Compensation is the key link between employees and organizations, vital to attracting and retaining the best talent. Of course, it refers to the general return that the employee gets for their work; but to keep employees satisfied, organizations often need to do more than just offer basic pay. 

Compensation management is complex – you have to take care of an employee’s skills, position, performance and devise an appropriate plan. In addition, there should be an addition of all the non-monetary benefits that can improve the employee’s effectiveness. With our evolving work cultures, compensation plans must also adapt. 

There are more than a few trends an HR leader would do well to know, that can help them provide better compensation to their employees. Let’s take a look at some of them:

1. Variable Pay

A majority of organizations tended to have a policy of giving all employees a certain percentage of increment per year. While this seemed like a no-problem approach, it had the potential to discourage top-performing employees. Since even the low-performing ones get the same benefit, the high performers may no longer have strive to become better. 

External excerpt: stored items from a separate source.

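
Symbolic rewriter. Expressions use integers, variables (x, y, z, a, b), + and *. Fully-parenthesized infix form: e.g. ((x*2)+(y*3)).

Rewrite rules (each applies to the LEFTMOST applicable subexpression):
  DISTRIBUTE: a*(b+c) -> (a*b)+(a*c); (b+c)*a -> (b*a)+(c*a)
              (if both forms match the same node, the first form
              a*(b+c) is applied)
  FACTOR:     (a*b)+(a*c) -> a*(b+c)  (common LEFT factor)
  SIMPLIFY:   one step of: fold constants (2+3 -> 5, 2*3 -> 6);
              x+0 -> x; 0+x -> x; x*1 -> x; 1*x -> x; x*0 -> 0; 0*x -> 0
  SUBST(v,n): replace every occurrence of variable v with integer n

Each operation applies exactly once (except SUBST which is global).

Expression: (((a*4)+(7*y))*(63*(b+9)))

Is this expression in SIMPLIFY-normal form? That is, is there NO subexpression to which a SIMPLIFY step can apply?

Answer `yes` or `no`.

Answer: yes

Derivation:
Expression: (((a*4)+(7*y))*(63*(b+9)))
Scanning for simplifiable subexpressions (pre-order)...
  at root: (((a*4)+(7*y))*(63*(b+9))) (not simplifiable)
  at L: ((a*4)+(7*y)) (not simplifiable)
  at LL: (a*4) (not simplifiable)
  at LR: (7*y) (not simplifiable)
  at R: (63*(b+9)) (not simplifiable)
  at RR: (b+9) (not simplifiable)
Result: no simplifiable subexpression found -> normal form.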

To address that issue, variable pay programs have taken a steady leap in popularity. They offer incentives over the base pay based on performance. This may include any bonuses, profit-sharing or commissions that an employee receives. Variable pay ensures that productive employees receive the recognition they need while others are motivated to achieve that level of work. 

2. Pay transparency

Jargons on their payslips and plans are bound to confuse many employees. They are often unaware of the tax compliances and can fail to seek clarity. Another trend related to this has been seen now that even employees discuss the compensation plans amongst themselves. Therefore, it has become more important than ever that organizations keep openness and transparency in their compensation strategies. 

There should be proper communication of the structure and logic of their plans so that employees understand what they are getting and why. This will help them understand clearly their needs and wants and help them choose better if they ever plan to switch. 

3. The Cafeteria Approach

Employees today look for more than a few rewards from their jobs and aren’t just limited to cash pay. They’re likely to have different needs from their plans, based on which stage of life they are at. Thus, organizations have started to offer personalized compensation plans where the employees can select the perks and services as per their needs. 

This approach is often called the cafeteria approach, where the employer provides a certain budget for the services and perks, and the employee can choose whatever he/she likes to spend it on. 

4. Quality of work-life reward

At times, organizations may not have the budget to provide for incentives, bonuses or other rewards. This can be compensated for by providing certain benefits to the employee that could improve their work life. One key reward is flexibility in work. Offer flexible timing or work sharing opportunities, and employees should be able to work more freely. Facilities for recreation, extended leave programs, corporate credit cards are also some of the rewards that go a long way in making the workplace a nice place to be.

A company can also provide other benefits – such as mentoring for better positions in the company itself, guidance for career prospects and more. 

5. Tracking Hot Job pay changes 

At any point in the market, certain jobs are more in demand than others. For example, in 2019, jobs in AI tech would see to be buzzing across industries. These jobs are called hot jobs. To attract people with such ‘hot skills’, traditional compensation plans are unlikely to be enough. Proper research of market competitiveness is required to reduce turnover in such jobs. Such jobs should be given more benefits and importance as they provide more value to the business. 

Employee’s compensation plans should not only be planned according to finances and budget. A little creativity can help organizations go a long way.